If you just concentrate on those types of people, make that population, then your
variances will be smaller. But that may not work for your experiment, so it kind of
depends what works. But usually you either lower the level of confidence or increase the
sample size in order to end up with a smaller confidence interval.
Slide 15
Here we use the example; the mean height of tenth graders to illustrate the effect
confidence level has on the size of the confidence interval. So we’re going to see how
changing your confidence will change the width of your confidence interval. At 90
percent confidence, the confidence interval is 62.5 to 65.5 inches, as we saw in a previous
slide. Often we use a margin of error to describe the size of a confidence interval. And
this margin of error is actually half the width of the interval. You can also think of your
margin of error is the Z value times the standard error. But since you are adding that,
you’re taking the Z value times the standard error and you’re adding that to your sample
means subtracting that to your sample means, then that value is half of your confidence
interval. So that‘s the value of margin of errors. So it’s kind of like two different words
to describing the same thing. At 90 percent confidence the margin of error is 1.5, at 95
percent confidence is 1.79, and at 99 percent confidence is 2.35. So you can see as the
margin of error is getting bigger the confidence interval is getting wider, as you want to
be more confident. Because as you have a larger interval you’re obviously going to be
able to contain more numbers in it and you’re going to be more confident that true mean
value is in that interval.
Slide 16
Here we use the example of the mean height tenth graders to illustrate the effect sample
size has on the size of the confidence interval. So for each example the confidence level
has been fixed at 90 percent. So we are 90 percent confident for each one, but how many
people, males do we have in our sample? As it increases, we see that the margin of error
decreased. So we see that for a sample size of 30, the margin of error is 1.5, and this
reduces to 1.1 with a sample size of 60 and, margin of error reduces to .8 with a sample
size of 100. So what you are seeing here is that if you can increase your sample size this
will reduce the width of your confidence interval. But also of course the trade off is, the
more sample size, the more costly is your experiment.
Slide 17
The first equation on the slide is the formula for the confidence interval. And Z times
sigma divided by the square root of n is the margin of error. If we call this value m and
solve for the sample size then we can determine the sample size needed to achieve a
particular margin of error. So the bottom equation here is the formula for the sample size
and will be illustrated with the example in the next slide.
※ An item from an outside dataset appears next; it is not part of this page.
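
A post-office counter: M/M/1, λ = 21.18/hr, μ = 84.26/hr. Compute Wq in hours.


ρ = 21.18/84.26 = 0.2514
Wq = ρ/(μ−λ) = 0.2514/(84.26 − 21.18) = 0.2514/63.08 = 0.003985 hr

Final: 0.003985 hr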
But basically we are saying if
we state what the margin of error is, then we can determine what size of sample we need
to collect to be able to have that size of margin of error.
Slide 18
Let’s return to the problem of estimating the diastolic blood pressure. We know the
population standard deviation is 50 millimeters of mercury. Suppose we would like to
estimate the mean with the margin of error 5 with a 95 percent confidence. To determine
the sample size, we use a sample size formula. The answer is 383 once we plug all the
numbers in. But it is 383 in some fractional part. Since we cannot sample fractional part
we are going to round the number up to 384. So we need a sample size of 384 to be able
to estimate our population mean of the margin of error of 5.
Slide 19
Now you can take the quiz to check your understanding of this material, and this
concludes the tutorial for unit 6 of lesson 1.